クリエイターにとって作業の効率化や創造性の拡張につながると同時に、企業や商品をブランディングする際に優れたアイデアを生み出してくれると言います。
安藤さんは「いわゆる音楽にまつわる情報。何でその音楽が生まれたか、楽曲のコンセプトであったり、どういう時代に生まれたのかをAIに学習させるということをやって、クオリティーの高いものを再現していくという意味では、AIってすごいレベルが高い」と話します。
今回、プロジェクトの第1弾としてベートーベンの「運命」や「歓喜の歌」を活用し、音楽を元にした洋服を制作。
具体的な制作工程をのぞいてみると…。
「knoctave」代表・安藤コウさん:
ドが何個あってレが何個あって、という数をはじき出すというのを一番最初にやっている。
まず、楽曲に含まれるメロディーやハーモニーのデータを解析。
どの音が一番多く使われているのかや、リズムの特徴などを可視化していきます。
さらに楽曲のコンセプト・制作背景を生成AIが学習し、曲にまつわるイラストも複数作成。
安藤さんは「絵の中で使われている色と、音の数の多さという部分が照合できると。そうするとドが何色で、レが何色で、ミが何色という部分が決められてくる」といいます。
イラスト内での色の使用頻度と、音階の使用割合を算出し、それぞれをペアリングすることで楽曲全体を模様としてデザイン化しているのです。

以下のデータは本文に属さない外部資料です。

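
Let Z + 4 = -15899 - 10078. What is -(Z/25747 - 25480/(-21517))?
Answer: -97000383/553998199 ≈ -0.17509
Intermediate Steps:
Z = -25981 (Z = -4 + (-15899 - 10078) = -4 - 25977 = -25981)
-(Z/25747 - 25480/(-21517)) = -(-25981/25747 - 25480/(-21517)) = -(-25981*1/25747 - 25480*(-1/21517)) = -(-25981/25747 + 25480/21517) = -1*97000383/553998199 = -97000383/553998199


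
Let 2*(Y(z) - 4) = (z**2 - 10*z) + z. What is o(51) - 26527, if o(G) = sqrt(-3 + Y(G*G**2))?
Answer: -26527 + 2*sqrt(2199386743) ≈ 67268.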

また、商品を生み出すだけではなく“音楽をまとう新たな体験”も可能。
ベートーベンの曲から生まれた、様々な洋服。
洋服を着て、システムの前に立つと、その元になった楽曲が流れるようになっています。
「knoctave」代表・安藤コウさん:
この生成システムを使って、色んな企業さんとか、色んなアーティストさんとかコラボして。彼らが作りたいプロダクトというところを、僕らは寄り添ってできるといいかなと。